Литературный путь Цветаевой. Идеология, поэтика, идентичность автора в контексте эпохи

Шевеленко Ирина

Шрифт:

То, что ученым понималось как «настоящесть» цыганской речи, а другими читателями интерпретировалось как выражение некоего исконного национального речевого духа, прорвавшегося в современность из глубины времен, – достигалось Цветаевой за счет переноса в свой текст целых синтагм чужой речи. Чужой язык интересовал Цветаеву именно как новая цельная метафора мира; знание о мире, которое могло выразиться в формулах этого языка, было непереводимо на любой другой.
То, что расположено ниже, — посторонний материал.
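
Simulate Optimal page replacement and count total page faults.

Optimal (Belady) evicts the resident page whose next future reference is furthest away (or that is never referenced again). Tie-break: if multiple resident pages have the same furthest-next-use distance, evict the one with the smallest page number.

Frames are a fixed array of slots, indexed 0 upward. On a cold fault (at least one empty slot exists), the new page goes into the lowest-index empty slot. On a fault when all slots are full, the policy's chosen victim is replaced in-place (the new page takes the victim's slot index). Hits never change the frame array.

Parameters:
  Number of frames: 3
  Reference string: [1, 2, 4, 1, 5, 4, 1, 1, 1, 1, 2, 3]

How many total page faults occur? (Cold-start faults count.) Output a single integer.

Answer: 6

Derivation:
Step 0: ref 1 → FAULT, frames=[1,-,-]
Step 1: ref 2 → FAULT, frames=[1,2,-]
Step 2: ref 4 → FAULT, frames=[1,2,4]
Step 3: ref 1 → HIT, frames=[1,2,4]
Step 4: ref 5 → FAULT (evict 2), frames=[1,5,4]
Step 5: ref 4 → HIT, frames=[1,5,4]
Step 6: ref 1 → HIT, frames=[1,5,4]
Step 7: ref 1 → HIT, frames=[1,5,4]
Step 8: ref 1 → HIT, frames=[1,5,4]
Step 9: ref 1 → HIT, frames=[1,5,4]
Step 10: ref 2 → FAULT (evict 1), frames=[2,5,4]
Step 11: ref 3 → FAULT (evict 2), frames=[3,5,4]
Total faults: 6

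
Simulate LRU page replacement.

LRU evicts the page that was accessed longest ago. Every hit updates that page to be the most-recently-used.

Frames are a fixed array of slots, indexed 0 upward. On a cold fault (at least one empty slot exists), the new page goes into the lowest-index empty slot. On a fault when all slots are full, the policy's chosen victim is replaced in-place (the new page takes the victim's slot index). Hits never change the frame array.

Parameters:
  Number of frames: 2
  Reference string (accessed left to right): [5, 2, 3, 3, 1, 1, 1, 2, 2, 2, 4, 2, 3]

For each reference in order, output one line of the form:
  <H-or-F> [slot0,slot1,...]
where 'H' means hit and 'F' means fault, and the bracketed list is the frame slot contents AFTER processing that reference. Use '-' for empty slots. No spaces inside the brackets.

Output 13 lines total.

F [5,-]
F [5,2]
F [3,2]
H [3,2]
F [3,1]
H [3,1]
H [3,1]
F [2,1]
H [2,1]
H [2,1]
F [2,4]
H [2,4]
F [2,3]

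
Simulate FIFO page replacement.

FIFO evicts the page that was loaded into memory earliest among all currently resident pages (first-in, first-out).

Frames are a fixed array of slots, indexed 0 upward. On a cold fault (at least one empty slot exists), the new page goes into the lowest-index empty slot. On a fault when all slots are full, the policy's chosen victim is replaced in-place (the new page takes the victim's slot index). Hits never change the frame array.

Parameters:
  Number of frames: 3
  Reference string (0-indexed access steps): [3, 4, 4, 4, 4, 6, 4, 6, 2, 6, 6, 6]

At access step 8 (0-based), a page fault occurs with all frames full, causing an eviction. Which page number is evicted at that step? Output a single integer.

Answer: 3

Derivation:
Step 0: ref 3 -> FAULT, frames=[3,-,-]
Step 1: ref 4 -> FAULT, frames=[3,4,-]
Step 2: ref 4 -> HIT, frames=[3,4,-]
Step 3: ref 4 -> HIT, frames=[3,4,-]
Step 4: ref 4 -> HIT, frames=[3,4,-]
Step 5: ref 6 -> FAULT, frames=[3,4,6]
Step 6: ref 4 -> HIT, frames=[3,4,6]
Step 7: ref 6 -> HIT, frames=[3,4,6]
Step 8: ref 2 -> FAULT, evict 3, frames=[2,4,6]
At step 8: evicted page 3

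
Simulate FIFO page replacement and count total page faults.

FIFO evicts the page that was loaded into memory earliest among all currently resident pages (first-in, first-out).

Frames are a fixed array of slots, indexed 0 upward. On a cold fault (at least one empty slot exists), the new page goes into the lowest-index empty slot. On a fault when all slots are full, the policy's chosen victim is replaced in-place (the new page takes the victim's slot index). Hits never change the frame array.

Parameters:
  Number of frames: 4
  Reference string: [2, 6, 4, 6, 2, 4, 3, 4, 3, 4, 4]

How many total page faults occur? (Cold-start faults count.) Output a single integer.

Answer: 4

Derivation:
Step 0: ref 2 → FAULT, frames=[2,-,-,-]
Step 1: ref 6 → FAULT, frames=[2,6,-,-]
Step 2: ref 4 → FAULT, frames=[2,6,4,-]
Step 3: ref 6 → HIT, frames=[2,6,4,-]
Step 4: ref 2 → HIT, frames=[2,6,4,-]
Step 5: ref 4 → HIT, frames=[2,6,4,-]
Step 6: ref 3 → FAULT, frames=[2,6,4,3]
Step 7: ref 4 → HIT, frames=[2,6,4,3]
Step 8: ref 3 → HIT, frames=[2,6,4,3]
Step 9: ref 4 → HIT, frames=[2,6,4,3]
Step 10: ref 4 → HIT, frames=[2,6,4,3]
Total faults: 4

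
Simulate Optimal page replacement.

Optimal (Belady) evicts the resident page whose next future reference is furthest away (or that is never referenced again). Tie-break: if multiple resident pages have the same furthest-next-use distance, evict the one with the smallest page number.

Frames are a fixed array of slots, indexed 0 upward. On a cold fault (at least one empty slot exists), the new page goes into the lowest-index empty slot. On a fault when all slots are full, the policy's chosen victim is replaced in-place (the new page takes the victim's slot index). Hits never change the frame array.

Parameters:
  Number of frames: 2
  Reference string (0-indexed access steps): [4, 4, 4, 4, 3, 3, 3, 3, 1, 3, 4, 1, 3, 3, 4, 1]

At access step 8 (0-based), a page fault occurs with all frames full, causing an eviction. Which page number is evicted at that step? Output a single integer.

Step 0: ref 4 -> FAULT, frames=[4,-]
Step 1: ref 4 -> HIT, frames=[4,-]
Step 2: ref 4 -> HIT, frames=[4,-]
Step 3: ref 4 -> HIT, frames=[4,-]
Step 4: ref 3 -> FAULT, frames=[4,3]
Step 5: ref 3 -> HIT, frames=[4,3]
Step 6: ref 3 -> HIT, frames=[4,3]
Step 7: ref 3 -> HIT, frames=[4,3]
Step 8: ref 1 -> FAULT, evict 4, frames=[1,3]
At step 8: evicted page 4

Answer: 4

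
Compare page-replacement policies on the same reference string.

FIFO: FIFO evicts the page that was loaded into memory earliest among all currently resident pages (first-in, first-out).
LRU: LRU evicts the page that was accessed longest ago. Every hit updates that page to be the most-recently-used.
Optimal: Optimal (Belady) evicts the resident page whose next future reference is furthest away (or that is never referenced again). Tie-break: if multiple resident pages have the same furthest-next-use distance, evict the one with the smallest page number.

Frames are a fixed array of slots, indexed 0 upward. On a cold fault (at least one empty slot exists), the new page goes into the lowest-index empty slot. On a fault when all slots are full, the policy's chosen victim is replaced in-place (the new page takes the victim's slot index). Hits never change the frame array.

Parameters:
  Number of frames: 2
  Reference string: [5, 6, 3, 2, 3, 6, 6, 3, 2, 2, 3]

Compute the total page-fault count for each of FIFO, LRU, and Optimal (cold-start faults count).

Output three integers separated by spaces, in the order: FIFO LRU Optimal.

Answer: 7 6 6

Derivation:
--- FIFO ---
  step 0: ref 5 -> FAULT, frames=[5,-] (faults so far: 1)
  step 1: ref 6 -> FAULT, frames=[5,6] (faults so far: 2)
  step 2: ref 3 -> FAULT, evict 5, frames=[3,6] (faults so far: 3)
  step 3: ref 2 -> FAULT, evict 6, frames=[3,2] (faults so far: 4)
  step 4: ref 3 -> HIT, frames=[3,2] (faults so far: 4)
  step 5: ref 6 -> FAULT, evict 3, frames=[6,2] (faults so far: 5)
  step 6: ref 6 -> HIT, frames=[6,2] (faults so far: 5)
  step 7: ref 3 -> FAULT, evict 2, frames=[6,3] (faults so far: 6)
  step 8: ref 2 -> FAULT, evict 6, frames=[2,3] (faults so far: 7)
  step 9: ref 2 -> HIT, frames=[2,3] (faults so far: 7)
  step 10: ref 3 -> HIT, frames=[2,3] (faults so far: 7)
  FIFO total faults: 7
--- LRU ---
  step 0: ref 5 -> FAULT, frames=[5,-] (faults so far: 1)
  step 1: ref 6 -> FAULT, frames=[5,6] (faults so far: 2)
  step 2: ref 3 -> FAULT, evict 5, frames=[3,6] (faults so far: 3)
  step 3: ref 2 -> FAULT, evict 6, frames=[3,2] (faults so far: 4)
  step 4: ref 3 -> HIT, frames=[3,2] (faults so far: 4)
  step 5: ref 6 -> FAULT, evict 2, frames=[3,6] (faults so far: 5)
  step 6: ref 6 -> HIT, frames=[3,6] (faults so far: 5)
  step 7: ref 3 -> HIT, frames=[3,6] (faults so far: 5)
  step 8: ref 2 -> FAULT, evict 6, frames=[3,2] (faults so far: 6)
  step 9: ref 2 -> HIT, frames=[3,2] (faults so far: 6)
  step 10: ref 3 -> HIT, frames=[3,2] (faults so far: 6)
  LRU total faults: 6
--- Optimal ---
  step 0: ref 5 -> FAULT, frames=[5,-] (faults so far: 1)
  step 1: ref 6 -> FAULT, frames=[5,6] (faults so far: 2)
  step 2: ref 3 -> FAULT, evict 5, frames=[3,6] (faults so far: 3)
  step 3: ref 2 -> FAULT, evict 6, frames=[3,2] (faults so far: 4)
  step 4: ref 3 -> HIT, frames=[3,2] (faults so far: 4)
  step 5: ref 6 -> FAULT, evict 2, frames=[3,6] (faults so far: 5)
  step 6: ref 6 -> HIT, frames=[3,6] (faults so far: 5)
  step 7: ref 3 -> HIT, frames=[3,6] (faults so far: 5)
  step 8: ref 2 -> FAULT, evict 6, frames=[3,2] (faults so far: 6)
  step 9: ref 2 -> HIT, frames=[3,2] (faults so far: 6)
  step 10: ref 3 -> HIT, frames=[3,2] (faults so far: 6)
  Optimal total faults: 6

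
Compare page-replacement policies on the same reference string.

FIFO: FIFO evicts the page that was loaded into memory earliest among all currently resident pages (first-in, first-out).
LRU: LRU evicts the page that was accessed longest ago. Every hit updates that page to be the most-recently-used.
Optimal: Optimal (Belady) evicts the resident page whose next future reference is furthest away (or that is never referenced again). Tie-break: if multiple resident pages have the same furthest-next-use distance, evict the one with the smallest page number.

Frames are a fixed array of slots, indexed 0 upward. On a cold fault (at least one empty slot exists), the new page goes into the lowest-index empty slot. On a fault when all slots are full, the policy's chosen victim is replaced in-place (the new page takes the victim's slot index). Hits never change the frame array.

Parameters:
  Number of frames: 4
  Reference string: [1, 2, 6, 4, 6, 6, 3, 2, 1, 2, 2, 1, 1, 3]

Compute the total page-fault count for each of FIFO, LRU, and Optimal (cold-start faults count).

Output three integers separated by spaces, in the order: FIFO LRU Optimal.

--- FIFO ---
  step 0: ref 1 -> FAULT, frames=[1,-,-,-] (faults so far: 1)
  step 1: ref 2 -> FAULT, frames=[1,2,-,-] (faults so far: 2)
  step 2: ref 6 -> FAULT, frames=[1,2,6,-] (faults so far: 3)
  step 3: ref 4 -> FAULT, frames=[1,2,6,4] (faults so far: 4)
  step 4: ref 6 -> HIT, frames=[1,2,6,4] (faults so far: 4)
  step 5: ref 6 -> HIT, frames=[1,2,6,4] (faults so far: 4)
  step 6: ref 3 -> FAULT, evict 1, frames=[3,2,6,4] (faults so far: 5)
  step 7: ref 2 -> HIT, frames=[3,2,6,4] (faults so far: 5)
  step 8: ref 1 -> FAULT, evict 2, frames=[3,1,6,4] (faults so far: 6)
  step 9: ref 2 -> FAULT, evict 6, frames=[3,1,2,4] (faults so far: 7)
  step 10: ref 2 -> HIT, frames=[3,1,2,4] (faults so far: 7)
  step 11: ref 1 -> HIT, frames=[3,1,2,4] (faults so far: 7)
  step 12: ref 1 -> HIT, frames=[3,1,2,4] (faults so far: 7)
  step 13: ref 3 -> HIT, frames=[3,1,2,4] (faults so far: 7)
  FIFO total faults: 7
--- LRU ---
  step 0: ref 1 -> FAULT, frames=[1,-,-,-] (faults so far: 1)
  step 1: ref 2 -> FAULT, frames=[1,2,-,-] (faults so far: 2)
  step 2: ref 6 -> FAULT, frames=[1,2,6,-] (faults so far: 3)
  step 3: ref 4 -> FAULT, frames=[1,2,6,4] (faults so far: 4)
  step 4: ref 6 -> HIT, frames=[1,2,6,4] (faults so far: 4)
  step 5: ref 6 -> HIT, frames=[1,2,6,4] (faults so far: 4)
  step 6: ref 3 -> FAULT, evict 1, frames=[3,2,6,4] (faults so far: 5)
  step 7: ref 2 -> HIT, frames=[3,2,6,4] (faults so far: 5)
  step 8: ref 1 -> FAULT, evict 4, frames=[3,2,6,1] (faults so far: 6)
  step 9: ref 2 -> HIT, frames=[3,2,6,1] (faults so far: 6)
  step 10: ref 2 -> HIT, frames=[3,2,6,1] (faults so far: 6)
  step 11: ref 1 -> HIT, frames=[3,2,6,1] (faults so far: 6)
  step 12: ref 1 -> HIT, frames=[3,2,6,1] (faults so far: 6)
  step 13: ref 3 -> HIT, frames=[3,2,6,1] (faults so far: 6)
  LRU total faults: 6
--- Optimal ---
  step 0: ref 1 -> FAULT, frames=[1,-,-,-] (faults so far: 1)
  step 1: ref 2 -> FAULT, frames=[1,2,-,-] (faults so far: 2)
  step 2: ref 6 -> FAULT, frames=[1,2,6,-] (faults so far: 3)
  step 3: ref 4 -> FAULT, frames=[1,2,6,4] (faults so far: 4)
  step 4: ref 6 -> HIT, frames=[1,2,6,4] (faults so far: 4)
  step 5: ref 6 -> HIT, frames=[1,2,6,4] (faults so far: 4)
  step 6: ref 3 -> FAULT, evict 4, frames=[1,2,6,3] (faults so far: 5)
  step 7: ref 2 -> HIT, frames=[1,2,6,3] (faults so far: 5)
  step 8: ref 1 -> HIT, frames=[1,2,6,3] (faults so far: 5)
  step 9: ref 2 -> HIT, frames=[1,2,6,3] (faults so far: 5)
  step 10: ref 2 -> HIT, frames=[1,2,6,3] (faults so far: 5)
  step 11: ref 1 -> HIT, frames=[1,2,6,3] (faults so far: 5)
  step 12: ref 1 -> HIT, frames=[1,2,6,3] (faults so far: 5)
  step 13: ref 3 -> HIT, frames=[1,2,6,3] (faults so far: 5)
  Optimal total faults: 5

Answer: 7 6 5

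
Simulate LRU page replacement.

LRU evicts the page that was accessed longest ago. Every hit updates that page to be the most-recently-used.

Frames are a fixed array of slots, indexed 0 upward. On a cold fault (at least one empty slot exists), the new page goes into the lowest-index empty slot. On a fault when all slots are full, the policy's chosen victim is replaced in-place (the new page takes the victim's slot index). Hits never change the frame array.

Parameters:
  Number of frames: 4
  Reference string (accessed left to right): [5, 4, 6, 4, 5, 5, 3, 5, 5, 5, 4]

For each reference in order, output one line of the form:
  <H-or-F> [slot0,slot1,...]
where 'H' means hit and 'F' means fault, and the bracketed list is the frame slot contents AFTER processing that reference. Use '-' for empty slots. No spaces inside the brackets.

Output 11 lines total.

F [5,-,-,-]
F [5,4,-,-]
F [5,4,6,-]
H [5,4,6,-]
H [5,4,6,-]
H [5,4,6,-]
F [5,4,6,3]
H [5,4,6,3]
H [5,4,6,3]
H [5,4,6,3]
H [5,4,6,3]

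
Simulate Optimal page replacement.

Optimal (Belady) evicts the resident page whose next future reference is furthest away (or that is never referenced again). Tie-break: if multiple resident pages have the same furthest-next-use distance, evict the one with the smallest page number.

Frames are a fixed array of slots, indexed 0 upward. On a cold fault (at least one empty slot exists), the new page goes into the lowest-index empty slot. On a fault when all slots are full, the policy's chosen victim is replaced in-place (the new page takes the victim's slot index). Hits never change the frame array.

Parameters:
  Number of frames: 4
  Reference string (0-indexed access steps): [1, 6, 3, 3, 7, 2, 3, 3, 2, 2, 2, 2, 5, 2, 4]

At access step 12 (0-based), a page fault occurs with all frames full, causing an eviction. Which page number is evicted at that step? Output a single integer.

Step 0: ref 1 -> FAULT, frames=[1,-,-,-]
Step 1: ref 6 -> FAULT, frames=[1,6,-,-]
Step 2: ref 3 -> FAULT, frames=[1,6,3,-]
Step 3: ref 3 -> HIT, frames=[1,6,3,-]
Step 4: ref 7 -> FAULT, frames=[1,6,3,7]
Step 5: ref 2 -> FAULT, evict 1, frames=[2,6,3,7]
Step 6: ref 3 -> HIT, frames=[2,6,3,7]
Step 7: ref 3 -> HIT, frames=[2,6,3,7]
Step 8: ref 2 -> HIT, frames=[2,6,3,7]
Step 9: ref 2 -> HIT, frames=[2,6,3,7]
Step 10: ref 2 -> HIT, frames=[2,6,3,7]
Step 11: ref 2 -> HIT, frames=[2,6,3,7]
Step 12: ref 5 -> FAULT, evict 3, frames=[2,6,5,7]
At step 12: evicted page 3

Answer: 3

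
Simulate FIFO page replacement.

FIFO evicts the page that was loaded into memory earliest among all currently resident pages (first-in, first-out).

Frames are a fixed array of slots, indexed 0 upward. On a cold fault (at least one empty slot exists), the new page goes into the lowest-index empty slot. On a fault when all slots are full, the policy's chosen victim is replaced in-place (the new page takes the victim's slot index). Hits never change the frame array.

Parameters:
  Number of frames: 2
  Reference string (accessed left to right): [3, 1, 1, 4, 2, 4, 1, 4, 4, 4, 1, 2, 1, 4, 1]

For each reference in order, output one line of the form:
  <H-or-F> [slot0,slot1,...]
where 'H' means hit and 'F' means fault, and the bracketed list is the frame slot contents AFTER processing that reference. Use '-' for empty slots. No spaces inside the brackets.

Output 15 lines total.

F [3,-]
F [3,1]
H [3,1]
F [4,1]
F [4,2]
H [4,2]
F [1,2]
F [1,4]
H [1,4]
H [1,4]
H [1,4]
F [2,4]
F [2,1]
F [4,1]
H [4,1]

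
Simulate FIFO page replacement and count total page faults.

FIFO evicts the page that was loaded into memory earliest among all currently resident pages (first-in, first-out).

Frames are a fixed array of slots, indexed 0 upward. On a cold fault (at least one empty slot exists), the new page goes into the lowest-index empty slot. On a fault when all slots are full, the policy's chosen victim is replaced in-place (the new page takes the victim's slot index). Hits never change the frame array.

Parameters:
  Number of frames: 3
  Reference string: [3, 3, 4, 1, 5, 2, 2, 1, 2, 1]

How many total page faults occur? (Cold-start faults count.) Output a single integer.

Answer: 5

Derivation:
Step 0: ref 3 → FAULT, frames=[3,-,-]
Step 1: ref 3 → HIT, frames=[3,-,-]
Step 2: ref 4 → FAULT, frames=[3,4,-]
Step 3: ref 1 → FAULT, frames=[3,4,1]
Step 4: ref 5 → FAULT (evict 3), frames=[5,4,1]
Step 5: ref 2 → FAULT (evict 4), frames=[5,2,1]
Step 6: ref 2 → HIT, frames=[5,2,1]
Step 7: ref 1 → HIT, frames=[5,2,1]
Step 8: ref 2 → HIT, frames=[5,2,1]
Step 9: ref 1 → HIT, frames=[5,2,1]
Total faults: 5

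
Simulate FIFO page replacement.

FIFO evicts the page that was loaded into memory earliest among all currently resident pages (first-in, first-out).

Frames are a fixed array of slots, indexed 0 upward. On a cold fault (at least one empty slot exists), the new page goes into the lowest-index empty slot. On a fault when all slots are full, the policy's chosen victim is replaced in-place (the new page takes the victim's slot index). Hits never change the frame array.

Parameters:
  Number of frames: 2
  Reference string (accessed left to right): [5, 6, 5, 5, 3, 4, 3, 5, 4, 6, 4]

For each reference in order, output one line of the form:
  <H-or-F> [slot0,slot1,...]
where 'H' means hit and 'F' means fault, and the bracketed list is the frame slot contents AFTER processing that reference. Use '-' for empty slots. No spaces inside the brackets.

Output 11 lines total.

F [5,-]
F [5,6]
H [5,6]
H [5,6]
F [3,6]
F [3,4]
H [3,4]
F [5,4]
H [5,4]
F [5,6]
F [4,6]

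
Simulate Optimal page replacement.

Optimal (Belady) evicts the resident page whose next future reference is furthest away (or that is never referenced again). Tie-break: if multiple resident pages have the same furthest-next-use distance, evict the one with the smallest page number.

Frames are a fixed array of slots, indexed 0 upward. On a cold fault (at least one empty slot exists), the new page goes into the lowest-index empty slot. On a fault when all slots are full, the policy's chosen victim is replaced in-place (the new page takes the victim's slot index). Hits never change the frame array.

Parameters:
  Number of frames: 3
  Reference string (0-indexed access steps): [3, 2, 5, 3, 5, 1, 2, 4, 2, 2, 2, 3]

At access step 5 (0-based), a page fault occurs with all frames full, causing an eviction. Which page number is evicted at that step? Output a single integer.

Answer: 5

Derivation:
Step 0: ref 3 -> FAULT, frames=[3,-,-]
Step 1: ref 2 -> FAULT, frames=[3,2,-]
Step 2: ref 5 -> FAULT, frames=[3,2,5]
Step 3: ref 3 -> HIT, frames=[3,2,5]
Step 4: ref 5 -> HIT, frames=[3,2,5]
Step 5: ref 1 -> FAULT, evict 5, frames=[3,2,1]
At step 5: evicted page 5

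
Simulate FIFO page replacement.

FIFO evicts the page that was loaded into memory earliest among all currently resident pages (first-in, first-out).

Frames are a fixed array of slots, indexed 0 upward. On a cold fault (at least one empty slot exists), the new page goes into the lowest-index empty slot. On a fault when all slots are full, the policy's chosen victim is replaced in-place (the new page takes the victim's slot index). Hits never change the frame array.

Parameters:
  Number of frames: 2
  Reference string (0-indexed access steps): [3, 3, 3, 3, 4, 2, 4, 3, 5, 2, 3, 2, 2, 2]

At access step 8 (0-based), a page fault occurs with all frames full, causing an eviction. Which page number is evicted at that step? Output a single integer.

Answer: 2

Derivation:
Step 0: ref 3 -> FAULT, frames=[3,-]
Step 1: ref 3 -> HIT, frames=[3,-]
Step 2: ref 3 -> HIT, frames=[3,-]
Step 3: ref 3 -> HIT, frames=[3,-]
Step 4: ref 4 -> FAULT, frames=[3,4]
Step 5: ref 2 -> FAULT, evict 3, frames=[2,4]
Step 6: ref 4 -> HIT, frames=[2,4]
Step 7: ref 3 -> FAULT, evict 4, frames=[2,3]
Step 8: ref 5 -> FAULT, evict 2, frames=[5,3]
At step 8: evicted page 2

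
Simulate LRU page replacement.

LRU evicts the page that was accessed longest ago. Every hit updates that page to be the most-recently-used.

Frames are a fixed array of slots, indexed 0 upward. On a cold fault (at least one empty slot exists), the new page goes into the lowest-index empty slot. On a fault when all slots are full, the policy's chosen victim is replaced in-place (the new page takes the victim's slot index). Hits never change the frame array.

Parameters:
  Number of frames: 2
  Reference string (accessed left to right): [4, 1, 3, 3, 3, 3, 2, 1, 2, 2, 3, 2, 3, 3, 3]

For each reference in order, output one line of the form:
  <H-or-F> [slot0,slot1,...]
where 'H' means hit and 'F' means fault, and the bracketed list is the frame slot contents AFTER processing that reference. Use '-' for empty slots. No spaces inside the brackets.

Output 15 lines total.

F [4,-]
F [4,1]
F [3,1]
H [3,1]
H [3,1]
H [3,1]
F [3,2]
F [1,2]
H [1,2]
H [1,2]
F [3,2]
H [3,2]
H [3,2]
H [3,2]
H [3,2]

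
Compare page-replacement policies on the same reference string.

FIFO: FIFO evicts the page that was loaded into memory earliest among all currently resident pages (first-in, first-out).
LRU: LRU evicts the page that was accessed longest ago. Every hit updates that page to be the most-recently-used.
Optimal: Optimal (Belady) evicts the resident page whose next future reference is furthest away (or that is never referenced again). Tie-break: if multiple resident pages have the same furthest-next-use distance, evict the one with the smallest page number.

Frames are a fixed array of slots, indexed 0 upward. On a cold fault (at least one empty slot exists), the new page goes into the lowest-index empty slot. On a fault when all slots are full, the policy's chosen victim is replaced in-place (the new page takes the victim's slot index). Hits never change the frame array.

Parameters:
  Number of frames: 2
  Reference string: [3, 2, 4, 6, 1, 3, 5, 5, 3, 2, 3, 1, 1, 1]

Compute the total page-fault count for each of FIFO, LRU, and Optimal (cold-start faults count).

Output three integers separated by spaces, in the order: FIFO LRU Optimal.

Answer: 10 9 8

Derivation:
--- FIFO ---
  step 0: ref 3 -> FAULT, frames=[3,-] (faults so far: 1)
  step 1: ref 2 -> FAULT, frames=[3,2] (faults so far: 2)
  step 2: ref 4 -> FAULT, evict 3, frames=[4,2] (faults so far: 3)
  step 3: ref 6 -> FAULT, evict 2, frames=[4,6] (faults so far: 4)
  step 4: ref 1 -> FAULT, evict 4, frames=[1,6] (faults so far: 5)
  step 5: ref 3 -> FAULT, evict 6, frames=[1,3] (faults so far: 6)
  step 6: ref 5 -> FAULT, evict 1, frames=[5,3] (faults so far: 7)
  step 7: ref 5 -> HIT, frames=[5,3] (faults so far: 7)
  step 8: ref 3 -> HIT, frames=[5,3] (faults so far: 7)
  step 9: ref 2 -> FAULT, evict 3, frames=[5,2] (faults so far: 8)
  step 10: ref 3 -> FAULT, evict 5, frames=[3,2] (faults so far: 9)
  step 11: ref 1 -> FAULT, evict 2, frames=[3,1] (faults so far: 10)
  step 12: ref 1 -> HIT, frames=[3,1] (faults so far: 10)
  step 13: ref 1 -> HIT, frames=[3,1] (faults so far: 10)
  FIFO total faults: 10
--- LRU ---
  step 0: ref 3 -> FAULT, frames=[3,-] (faults so far: 1)
  step 1: ref 2 -> FAULT, frames=[3,2] (faults so far: 2)
  step 2: ref 4 -> FAULT, evict 3, frames=[4,2] (faults so far: 3)
  step 3: ref 6 -> FAULT, evict 2, frames=[4,6] (faults so far: 4)
  step 4: ref 1 -> FAULT, evict 4, frames=[1,6] (faults so far: 5)
  step 5: ref 3 -> FAULT, evict 6, frames=[1,3] (faults so far: 6)
  step 6: ref 5 -> FAULT, evict 1, frames=[5,3] (faults so far: 7)
  step 7: ref 5 -> HIT, frames=[5,3] (faults so far: 7)
  step 8: ref 3 -> HIT, frames=[5,3] (faults so far: 7)
  step 9: ref 2 -> FAULT, evict 5, frames=[2,3] (faults so far: 8)
  step 10: ref 3 -> HIT, frames=[2,3] (faults so far: 8)
  step 11: ref 1 -> FAULT, evict 2, frames=[1,3] (faults so far: 9)
  step 12: ref 1 -> HIT, frames=[1,3] (faults so far: 9)
  step 13: ref 1 -> HIT, frames=[1,3] (faults so far: 9)
  LRU total faults: 9
--- Optimal ---
  step 0: ref 3 -> FAULT, frames=[3,-] (faults so far: 1)
  step 1: ref 2 -> FAULT, frames=[3,2] (faults so far: 2)
  step 2: ref 4 -> FAULT, evict 2, frames=[3,4] (faults so far: 3)
  step 3: ref 6 -> FAULT, evict 4, frames=[3,6] (faults so far: 4)
  step 4: ref 1 -> FAULT, evict 6, frames=[3,1] (faults so far: 5)
  step 5: ref 3 -> HIT, frames=[3,1] (faults so far: 5)
  step 6: ref 5 -> FAULT, evict 1, frames=[3,5] (faults so far: 6)
  step 7: ref 5 -> HIT, frames=[3,5] (faults so far: 6)
  step 8: ref 3 -> HIT, frames=[3,5] (faults so far: 6)
  step 9: ref 2 -> FAULT, evict 5, frames=[3,2] (faults so far: 7)
  step 10: ref 3 -> HIT, frames=[3,2] (faults so far: 7)
  step 11: ref 1 -> FAULT, evict 2, frames=[3,1] (faults so far: 8)
  step 12: ref 1 -> HIT, frames=[3,1] (faults so far: 8)
  step 13: ref 1 -> HIT, frames=[3,1] (faults so far: 8)
  Optimal total faults: 8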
Эта языковая практика, родившись в 1917 году, воплотилась в революционные годы не только в стихах, вошедших в первую часть «Верст» и частично в «Психею», но и в целом ряде стихотворений из «Лебединого стана», также как и в стихах, не входивших в сборники, – например, в «Стеньке Разине». Фольклорный или простонародный языковой субстрат присутствовал в этих текстах, впрочем, в неодинаковых пропорциях, и потому их трудно рассматривать как единую группу. В целом, однако, народный мифопоэтический код оставался самым продуктивным в творчестве Цветаевой этих лет и постепенно потребовал себе пространства большого жанра – сюжетной поэмы. Авторское «я», дробившееся прежде в мелких осколках лирического зеркала, предстало, наконец, в своей психологической цельности, приняв обличье сказочной героини поэмы «Царь-Девица».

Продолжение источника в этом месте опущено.